Republicans quickly dismissed the CBO projection as unrealistic. “CBO is entitled to their opinion,” Boehner said. “I do not believe that repealing the job-killing health care law will increase the deficit.”

What is lost in the discussion is the fact that overturning the law signed by President Obama in March would also leave 32 million more Americans without health insurance, according to experts. A good example of cost-cutting is the recent news that a second person has died in Arizona resulting form the state's refusal to pay for certain transplants. In what has become known as Arizona's "Death Panels", Arizona reduced Medicaid coverage for transplants on October 1st last year under cuts included to help close a shortfall in the state budget. Dr. Rainer Gruessner, chair of the University of Arizona Surgery Department, predicts that nearly 30 Arizonans will die this year because of the state's decision to cut these transplants.

The Republicans want to repeal health reform, but don't have any alternative ideas on how to deal with the failing health care system in this country. The whole thing is just political theater anyway, because the repeal will never reach President Obama's desk for a veto. Senate Majority Leader Harry Reid, who is still there thanks to the lunacy of the Tea Party, has indicated that he won't even bring it to a vote. But the House has scheduled a repeal of health care reform on January 12th. But the Republicans must put on a show for their constituents.

In other news, the Republicans went from ridiculous to just plain absurd. On Thursday, two House Republicans somehow neglected to get sworn in as new members of Congress. Rep. Pete Sessions of Texas and Rep. Mike Fitzpatrick of Pennsylvania were not in the House chamber, but rather in front of a television in the Capitol Visitors Center during the swearing-in ceremony.

Sessions and Fitzpatrick were on the House floor on Thursday, voting and reading the Constitution, just like every other sworn-in member of Congress. But once Republican leaders learned that two of their members weren't legitimate members of Congress, they abruptly stopped the hearing on the health care law that was in session.

Shortly after the Rules Committee hearing was stopped, Fitzpatrick and Sessions both appeared back on the House floor and were administered the oath of office by Speaker Boehner, who mispronounced Fitzpatrick's name. But the House decided Friday to invalidate the initial votes cast in the new Congress by the two Republican Congressmen.

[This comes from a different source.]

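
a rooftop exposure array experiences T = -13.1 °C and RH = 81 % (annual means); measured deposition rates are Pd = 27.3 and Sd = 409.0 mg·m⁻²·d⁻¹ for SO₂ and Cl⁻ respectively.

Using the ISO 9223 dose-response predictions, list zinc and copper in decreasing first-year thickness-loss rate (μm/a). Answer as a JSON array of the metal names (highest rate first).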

The week started out innocently enough. There was the freshman fundraiser hosted by Republican Congressman-elect Jeff Denham, featuring country music by LeAnn Rimes and a rare invitation to the press to attend and report on the event at the high-end W Hotel. The event clashed with the image Republicans have worked so hard to construct: citizen-legislators cleaning up the waste and extravagant ways of Washington.

By week's end, Republican aides are still crunching the numbers, but they can't get them to fit. It is now clear that they will fall far short of the $100 billion in saving the GOP promised in their election season pledge. So far they have pledged to slash $35 million from the House's operating budget. That's about 0.05% of the deficit.

The first-week Republican blunders did little to dampen Boehner's spirit. His themes of humility and austerity are intact. But the GOP is learning that its mistakes will be magnified as the new majority comes under scrutiny.

Now, as they make their clown act public, the Republican party is learning an important Hollywood lesson: comedy is hard, politics is harder.